Two ingredients of vitamin E found in the aforesaid dietary foods called gamma and delta-tocopherols came into play here. To affirm their hypothesis, a research was conducted with animals. They were exposed to carcinogenic factors, after which tocopherols were incorporated in their diets. As the injections were administered into their bodies, this ingredient seemed to block the formation of tumors.

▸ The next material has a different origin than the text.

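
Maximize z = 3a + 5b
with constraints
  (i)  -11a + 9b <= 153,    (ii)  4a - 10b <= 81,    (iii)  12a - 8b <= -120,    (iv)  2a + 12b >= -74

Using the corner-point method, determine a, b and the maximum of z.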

With regards to colon cancer in rats, the delta-tocopherol form of vitamin E seemed to be effective in treating the cancer. Shockingly, an active constituent of vitamin E supplements namely alpha-tocopherol did not guard against prostate cancer, instead appeared to elevate the risk for the same.
The investigators therefore declared the importance of differentiating between the various forms of vitamin E and their apparent advantages. This analysis is published in the journal, Cancer Prevention Research.